Plane Part Failed Before Reno Air-Race Crash, NTSB Finds
A tail-wing part of a stunt plane’s flight controls failed just before it crashed into a crowd watching a September 2011 air show, the National Transportation Safety Board said in releasing evidence from its investigation.
Loosening screws, including one with a crack, may have led to vibrations known as flutter that caused the failure in the modified P-51D Mustang plane called the Galloping Ghost during a race in Reno, Nevada, according to a report by the safety board’s aircraft-performance study group released today. The crash killed 11 people and seriously injured 66.
The flutter also may have developed from the wake of another aircraft in the Reno Air Races. There is no indication the failure resulted from the way the pilot handled the plane, the study group found.

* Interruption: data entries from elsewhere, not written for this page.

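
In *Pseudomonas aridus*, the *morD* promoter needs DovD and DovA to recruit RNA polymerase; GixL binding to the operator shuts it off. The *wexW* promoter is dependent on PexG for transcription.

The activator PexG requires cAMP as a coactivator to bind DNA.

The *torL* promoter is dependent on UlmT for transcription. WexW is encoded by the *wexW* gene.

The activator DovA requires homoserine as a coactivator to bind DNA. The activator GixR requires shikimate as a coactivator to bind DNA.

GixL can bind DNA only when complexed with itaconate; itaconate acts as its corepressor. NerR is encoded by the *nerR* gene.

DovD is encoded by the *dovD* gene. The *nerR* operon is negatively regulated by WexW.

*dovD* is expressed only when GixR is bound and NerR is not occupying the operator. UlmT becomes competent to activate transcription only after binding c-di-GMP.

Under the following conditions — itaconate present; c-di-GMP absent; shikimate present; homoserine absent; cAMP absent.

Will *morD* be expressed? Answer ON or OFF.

cAMP is absent, so PexG is inactive.
Required activator PexG is absent, so *wexW* is not transcribed.
So WexW is not produced.
With no repressor bound, *nerR* is transcribed.
So NerR is produced and active.
Shikimate is present, so GixR is active.
With repressor NerR bound, *dovD* is not transcribed.
So DovD is not produced.
Homoserine is absent, so DovA is inactive.
Itaconate is present, so GixL is active.
With repressor GixL bound, *morD* is not transcribed.

OFF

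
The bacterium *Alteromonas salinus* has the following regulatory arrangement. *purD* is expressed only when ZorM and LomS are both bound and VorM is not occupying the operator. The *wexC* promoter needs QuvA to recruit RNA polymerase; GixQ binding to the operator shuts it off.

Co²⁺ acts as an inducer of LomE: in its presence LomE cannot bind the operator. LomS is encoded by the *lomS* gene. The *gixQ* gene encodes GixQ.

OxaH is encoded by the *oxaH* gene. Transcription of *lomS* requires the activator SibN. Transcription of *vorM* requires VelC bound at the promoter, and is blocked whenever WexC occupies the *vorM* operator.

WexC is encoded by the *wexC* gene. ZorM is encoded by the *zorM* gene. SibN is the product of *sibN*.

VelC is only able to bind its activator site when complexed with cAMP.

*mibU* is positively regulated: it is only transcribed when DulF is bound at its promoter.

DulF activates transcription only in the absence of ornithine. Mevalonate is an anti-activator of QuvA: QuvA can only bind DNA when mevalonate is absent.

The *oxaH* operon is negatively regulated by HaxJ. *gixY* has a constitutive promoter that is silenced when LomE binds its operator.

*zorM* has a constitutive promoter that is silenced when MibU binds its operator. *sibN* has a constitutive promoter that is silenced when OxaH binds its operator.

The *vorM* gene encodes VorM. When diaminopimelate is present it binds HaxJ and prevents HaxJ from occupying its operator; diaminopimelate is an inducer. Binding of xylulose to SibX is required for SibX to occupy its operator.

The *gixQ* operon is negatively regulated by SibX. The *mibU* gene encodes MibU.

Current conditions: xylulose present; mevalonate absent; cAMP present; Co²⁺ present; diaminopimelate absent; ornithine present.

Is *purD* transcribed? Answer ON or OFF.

Ornithine is present, so DulF is inactive.
Required activator DulF is absent, so *mibU* is not transcribed.
So MibU is not produced.
With no repressor bound, *zorM* is transcribed.
So ZorM is produced and active.
cAMP is present, so VelC is active.
Mevalonate is absent, so QuvA is active.
Xylulose is present, so SibX is active.
With repressor SibX bound, *gixQ* is not transcribed.
So GixQ is not produced.
No repressor is bound and QuvA is active, so *wexC* is transcribed.
So WexC is produced and active.
With repressor WexC bound, *vorM* is not transcribed.
So VorM is not produced.
Diaminopimelate is absent, so HaxJ is active.
With repressor HaxJ bound, *oxaH* is not transcribed.
So OxaH is not produced.
With no repressor bound, *sibN* is transcribed.
So SibN is produced and active.
No repressor is bound and SibN is active, so *lomS* is transcribed.
So LomS is produced and active.
No repressor is bound and ZorM and LomS are active, so *purD* is transcribed.

ON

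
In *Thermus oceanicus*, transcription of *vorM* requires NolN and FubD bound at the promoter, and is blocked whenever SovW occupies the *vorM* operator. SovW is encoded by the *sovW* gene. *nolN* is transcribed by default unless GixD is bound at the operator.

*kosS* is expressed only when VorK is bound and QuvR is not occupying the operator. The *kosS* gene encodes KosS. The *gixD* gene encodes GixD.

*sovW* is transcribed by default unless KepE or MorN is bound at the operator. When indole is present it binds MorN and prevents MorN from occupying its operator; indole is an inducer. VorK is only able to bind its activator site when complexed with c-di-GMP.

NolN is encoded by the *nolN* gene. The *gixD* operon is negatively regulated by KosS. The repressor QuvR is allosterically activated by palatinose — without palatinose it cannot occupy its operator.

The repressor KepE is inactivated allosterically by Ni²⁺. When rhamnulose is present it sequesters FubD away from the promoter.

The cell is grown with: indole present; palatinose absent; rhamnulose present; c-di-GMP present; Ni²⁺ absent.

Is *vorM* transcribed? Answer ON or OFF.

OFF

Ni²⁺ is absent, so KepE is active.
Indole is present, so MorN is inactive.
With repressor KepE bound, *sovW* is not transcribed.
So SovW is not produced.
Palatinose is absent, so QuvR is inactive.
c-di-GMP is present, so VorK is active.
No repressor is bound and VorK is active, so *kosS* is transcribed.
So KosS is produced and active.
With repressor KosS bound, *gixD* is not transcribed.
So GixD is not produced.
With no repressor bound, *nolN* is transcribed.
So NolN is produced and active.
Rhamnulose is present, so FubD is inactive.
Required activator FubD is absent, so *vorM* is not transcribed.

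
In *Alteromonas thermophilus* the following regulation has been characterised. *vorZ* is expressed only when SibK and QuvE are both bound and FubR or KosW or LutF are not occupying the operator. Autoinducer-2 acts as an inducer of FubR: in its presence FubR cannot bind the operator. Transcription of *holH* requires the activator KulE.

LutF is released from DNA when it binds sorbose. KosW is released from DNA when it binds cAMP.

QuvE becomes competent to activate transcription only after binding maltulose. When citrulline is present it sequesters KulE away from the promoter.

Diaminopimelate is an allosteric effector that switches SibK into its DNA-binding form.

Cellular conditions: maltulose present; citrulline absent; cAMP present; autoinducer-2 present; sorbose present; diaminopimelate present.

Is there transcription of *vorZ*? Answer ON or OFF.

ON

Autoinducer-2 is present, so FubR is inactive.
cAMP is present, so KosW is inactive.
Diaminopimelate is present, so SibK is active.
Maltulose is present, so QuvE is active.
Sorbose is present, so LutF is inactive.
No repressor is bound and SibK and QuvE are active, so *vorZ* is transcribed.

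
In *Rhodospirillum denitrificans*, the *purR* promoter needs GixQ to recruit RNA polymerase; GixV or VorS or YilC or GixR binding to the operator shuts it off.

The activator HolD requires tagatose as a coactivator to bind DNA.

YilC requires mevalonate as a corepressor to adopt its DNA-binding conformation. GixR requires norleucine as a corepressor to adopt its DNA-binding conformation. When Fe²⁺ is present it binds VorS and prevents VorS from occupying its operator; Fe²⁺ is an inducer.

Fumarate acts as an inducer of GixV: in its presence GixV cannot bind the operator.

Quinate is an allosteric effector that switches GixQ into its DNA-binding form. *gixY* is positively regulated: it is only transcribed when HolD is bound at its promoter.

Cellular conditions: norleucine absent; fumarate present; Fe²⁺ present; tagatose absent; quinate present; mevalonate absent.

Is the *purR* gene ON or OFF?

ON

Fumarate is present, so GixV is inactive.
Fe²⁺ is present, so VorS is inactive.
Mevalonate is absent, so YilC is inactive.
Quinate is present, so GixQ is active.
Norleucine is absent, so GixR is inactive.
No repressor is bound and GixQ is active, so *purR* is transcribed.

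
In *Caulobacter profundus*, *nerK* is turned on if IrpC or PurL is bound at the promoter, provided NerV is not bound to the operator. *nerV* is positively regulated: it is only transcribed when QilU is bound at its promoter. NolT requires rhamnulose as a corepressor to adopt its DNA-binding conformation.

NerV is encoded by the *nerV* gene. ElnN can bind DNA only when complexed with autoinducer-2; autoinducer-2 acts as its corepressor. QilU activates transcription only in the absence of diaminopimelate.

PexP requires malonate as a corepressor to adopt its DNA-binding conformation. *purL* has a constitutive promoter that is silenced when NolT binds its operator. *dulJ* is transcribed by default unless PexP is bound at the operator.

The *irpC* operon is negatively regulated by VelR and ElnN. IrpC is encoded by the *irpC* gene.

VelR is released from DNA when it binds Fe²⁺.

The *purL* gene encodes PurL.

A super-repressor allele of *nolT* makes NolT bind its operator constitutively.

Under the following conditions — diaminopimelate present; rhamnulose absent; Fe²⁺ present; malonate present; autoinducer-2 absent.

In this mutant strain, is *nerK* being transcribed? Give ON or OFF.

ON

Fe²⁺ is present, so VelR is inactive.
Autoinducer-2 is absent, so ElnN is inactive.
With no repressor bound, *irpC* is transcribed.
So IrpC is produced and active.
NolT is constitutively active in this strain.
With repressor NolT bound, *purL* is not transcribed.
So PurL is not produced.
Diaminopimelate is present, so QilU is inactive.
Required activator QilU is absent, so *nerV* is not transcribed.
So NerV is not produced.
Activator IrpC is present, so *nerK* is transcribed.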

“During the race the speed and vertical loading of the Galloping Ghost was comparable to other racing P-51s,” the NTSB group said. “There was no indication that an increase in static aerodynamic forces overloaded to cause the failure.”
The NTSB report raises the possibility that the failure of the part called the left trim tab control rod may have contributed to the crash. The study group couldn’t determine from photographic evidence whether the failure occurred before the plane began to lose control or about a half-second afterward.
The NTSB will analyze the evidence it released today and determine the probable cause of the accident later this month, the board, which investigates aviation accidents, said in a statement.
The plane at the annual race exhibition was flown by Jimmy Leeward, a veteran movie stunt pilot. The plane was flying in the final event of the day on Sept. 16, 2011, when it crashed into the box-seat area near the center of the grandstand.
The plane had been in a steep left turn before it banked left, then right and pitched upward ahead of the crash. The motion of the aircraft as it rolled at the start of the accident sequence was consistent with failure of the left trim tab and its effect on the pilot, the NTSB study group found.